(Reuters) – Biogen Inc’s shares surged as much as 32% on Wednesday after the drugmaker won a favorable U.S. patent ruling for its main multiple sclerosis drug Tecfidera in a battle with Mylan NV.

The Patent Trial and Appeal Board, an administrative court run by the U.S. Patent And Trademark Office, ruled that Mylan had failed to demonstrate that some claims were not patentable.

Tecfidera is Biogen’s top-selling drug, generating sales of $4.43 billion in 2019, or 30.8% of total revenue. It has been the drugmaker’s main growth driver since its launch in 2013.

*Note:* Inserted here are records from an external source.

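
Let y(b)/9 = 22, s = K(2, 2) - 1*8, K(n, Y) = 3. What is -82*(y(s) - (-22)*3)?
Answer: -21648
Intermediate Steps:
s = -5 (s = 3 - 1*8 = 3 - 8 = -5)
y(b) = 198 (y(b) = 9*22 = 198)
-82*(y(s) - (-22)*3) = -82*(198 - (-22)*3) = -82*(198 - 1*(-66)) = -82*(198 + 66) = -82*264 = -21648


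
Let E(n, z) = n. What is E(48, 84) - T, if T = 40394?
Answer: -40346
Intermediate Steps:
E(48, 84) - T = 48 - 1*40394 = 48 - 40394 = -40346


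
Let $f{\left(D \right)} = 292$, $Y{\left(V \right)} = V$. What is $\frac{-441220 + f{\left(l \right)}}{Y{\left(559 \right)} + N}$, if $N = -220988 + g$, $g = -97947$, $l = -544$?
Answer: $\frac{55116}{39797} \approx 1.3849$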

“The stock will surely move higher on the headline news and even higher over time, as the decision today makes it easier for investors to own for Alzheimer’s later in 2020-21”, said Jefferies analyst Michael Yee.

Biogen, in a stunning reversal, in October revived plans to pursue an approval for its Alzheimer’s drug, aducanumab, months after deciding to scrap trials of the drug.

The company is “actively preparing for the potential launch of aducanumab with an initial focus on the United States,” Chief Executive Officer Michel Vounatsos said on the company’s earnings call last week.

An approval would make aducanumab the first drug for the memory-robbing disorder to hit the market.

While the ruling will extend Tecfidera’s patent into 2028, Wedbush analyst Laura Chico questioned the ability of the patent to withstand further challenges.

Mylan said it strongly disagreed with the decision and planned to pursue all options for appeal.

There will still likely be an appeal and also a separate generic litigation court case, Jefferies analyst Yee said.

Biogen’s shares were trading up about 17% at $332.36 in late afternoon trading after touching a high of $374.99.

At the session’s high, the company was valued at $67 billion, compared with $51.2 billion as of Tuesday close.